Ese es uno de los grandes méritos del autor: devolverle al lenguaje esa frescura que se estaba perdiendo en la literatura peruana por obra de escritores que trabajan para la traducción o por encargo editorial. Novoa, más sincero consigo mismo, empleó el lenguaje que a diario se oye en nuestras calles y con eso ha logrado una poderosa novela al punto que pienso que el lenguaje es también uno de los personajes principales de la novela, al lado de El Pólvora o de la vieja de la cama doce.
Otro de los rasgos importantes en su prosa es el de la triple adjetivación y el del uso, también triple, del verbo para detallar las acciones de los personajes: “Cimbreas, guapeas, el olor y presencia de tus recuerdos domina el ambiente, lo arrincona, lo macula, lo copula. Mueves las piernas, rápida, enredada, encaballadamente” (31). Y páginas atrás: “[…] es un molusco enorme, cobrizo, muerto” (22); “ahora qué más querrás saber, mamona, dice para sus adentros, desconfiada, vieja, zorra” (27).
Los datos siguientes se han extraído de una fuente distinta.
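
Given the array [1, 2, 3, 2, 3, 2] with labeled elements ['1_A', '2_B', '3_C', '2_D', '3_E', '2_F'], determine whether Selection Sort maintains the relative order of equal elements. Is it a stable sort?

Trace Selection Sort on the labeled array (the key is the number; the letter only tracks identity):
  Pass 1: minimum 1_A is already at index 0; no swap -> [1_A, 2_B, 3_C, 2_D, 3_E, 2_F]
  Pass 2: minimum 2_B is already at index 1; no swap -> [1_A, 2_B, 3_C, 2_D, 3_E, 2_F]
  Pass 3: minimum of unsorted part is 2_D at index 3; swap it with 3_C at index 2 -> [1_A, 2_B, 2_D, 3_C, 3_E, 2_F]
  Pass 4: minimum of unsorted part is 2_F at index 5; swap it with 3_C at index 3 -> [1_A, 2_B, 2_D, 2_F, 3_E, 3_C]
  Pass 5: minimum 3_E is already at index 4; no swap -> [1_A, 2_B, 2_D, 2_F, 3_E, 3_C]
Final order: [1_A, 2_B, 2_D, 2_F, 3_E, 3_C]
Equal keys:
  value 2: originally 2_B, 2_D, 2_F; after sorting 2_B, 2_D, 2_F -> order preserved
  value 3: originally 3_C, 3_E; after sorting 3_E, 3_C -> order changed
Equal keys were reordered, so Selection Sort is not stable: the long-range swap that moves the minimum into place can carry an element past an equal key. (One such input is enough; an unstable sort may happen to preserve order on other inputs, but it gives no guarantee.)
Answer: Not stable


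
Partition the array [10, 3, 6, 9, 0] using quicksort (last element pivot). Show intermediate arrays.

Partition 1: pivot=0 at index 0 -> [0, 3, 6, 9, 10]
Partition 2: pivot=10 at index 4 -> [0, 3, 6, 9, 10]
Partition 3: pivot=9 at index 3 -> [0, 3, 6, 9, 10]
Partition 4: pivot=6 at index 2 -> [0, 3, 6, 9, 10]


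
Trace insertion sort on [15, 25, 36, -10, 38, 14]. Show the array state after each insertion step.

First element 15 is already 'sorted'
Insert 25: shifted 0 elements -> [15, 25, 36, -10, 38, 14]
Insert 36: shifted 0 elements -> [15, 25, 36, -10, 38, 14]
Insert -10: shifted 3 elements -> [-10, 15, 25, 36, 38, 14]
Insert 38: shifted 0 elements -> [-10, 15, 25, 36, 38, 14]
Insert 14: shifted 4 elements -> [-10, 14, 15, 25, 36, 38]


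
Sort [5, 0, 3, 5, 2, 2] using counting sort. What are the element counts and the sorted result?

Count array: [1, 0, 2, 1, 0, 2]
(count[i] = number of elements equal to i)
Cumulative count: [1, 1, 3, 4, 4, 6]
Sorted: [0, 2, 2, 3, 5, 5]


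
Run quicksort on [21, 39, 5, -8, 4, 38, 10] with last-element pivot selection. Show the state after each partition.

Partition 1: pivot=10 at index 3 -> [5, -8, 4, 10, 21, 38, 39]
Partition 2: pivot=4 at index 1 -> [-8, 4, 5, 10, 21, 38, 39]
Partition 3: pivot=39 at index 6 -> [-8, 4, 5, 10, 21, 38, 39]
Partition 4: pivot=38 at index 5 -> [-8, 4, 5, 10, 21, 38, 39]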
Conocemos al Pólvora por lo que de él se dice. Pocas veces oímos su voz en la novela. Sin embargo, el personaje se nos muestra en toda su complejidad. Al principio de su vida es un gran boxeador, una promesa mundial y hacia el ocaso de la misma termina recluido en un hospital para enfermos mentales, gran símbolo de la decadencia humana en la novela. Ahí van a parar los seres disociados de la realidad, aquellos seres perturbados que tienen un solo fin: la perversión, la gloria extinta o el suicidio. En ellos se hace presente lo demoníaco, ya definido por Rollo May. Sus obsesiones se tornan el motor de sus vidas y creo ver en ese sentido una clara alusión al trabajo literario que debe ser “exclusivo y excluyente” como enseñaba Mario Vargas Llosa. Esta es una de las lecturas múltiples que ofrece el libro de Pedro Novoa.
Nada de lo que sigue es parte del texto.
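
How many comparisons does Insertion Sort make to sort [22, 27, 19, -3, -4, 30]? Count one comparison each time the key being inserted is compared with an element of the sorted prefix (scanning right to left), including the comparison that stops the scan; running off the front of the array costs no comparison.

Insert 27: 22 <= 27 (stop) = 1 comparison(s) -> [22, 27, 19, -3, -4, 30]
Insert 19: 27 > 19 (shift), 22 > 19 (shift), reached front = 2 comparison(s) -> [19, 22, 27, -3, -4, 30]
Insert -3: 27 > -3 (shift), 22 > -3 (shift), 19 > -3 (shift), reached front = 3 comparison(s) -> [-3, 19, 22, 27, -4, 30]
Insert -4: 27 > -4 (shift), 22 > -4 (shift), 19 > -4 (shift), -3 > -4 (shift), reached front = 4 comparison(s) -> [-4, -3, 19, 22, 27, 30]
Insert 30: 27 <= 30 (stop) = 1 comparison(s) -> [-4, -3, 19, 22, 27, 30]
Total comparisons: 1 + 2 + 3 + 4 + 1 = 11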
Los personajes de Novoa están poseídos por una idea demoníaca, por una obsesión apabullante que los remite a sus recuerdos: el Pólvora es el caso central puesto que incluso que llega a montar una especie de coliseo en el hospital para el deleite del excampeón. Poco a poco la estructura del libro nos va mostrando que quien narra la historia es una vieja que calcula el tiempo de su habitación hacia el baño y que mientras defeca va tejiendo su soga para poder terminar con sus días. Ella está también atravesada por la obsesionante idea del suicidio y no notamos en ella un solo atisbo pena o de nostalgia. Su determinación es fría, casi como la determinación de quien se dirige a realizar cualquier acto diario que no tiene mayor importancia. Los personajes miran a la ciudad como un espacio de guerra, como un lugar en el que hay que luchar para sobrevivir y la única manera de distraerse de ese espectáculo es la morbosidad como el empleado que desea a la reportera o el pervertido que logra sus clímax sexuales dentro de un microbús en plena ciudad. En el mundo de Novoa solo una cosa puede salvarlos: la memoria, porque es en el recuerdo en donde los personajes puede asestar ese KO definitivo a la desconcertante vida que les toca vivir gracias al puñetazo verbal del autor.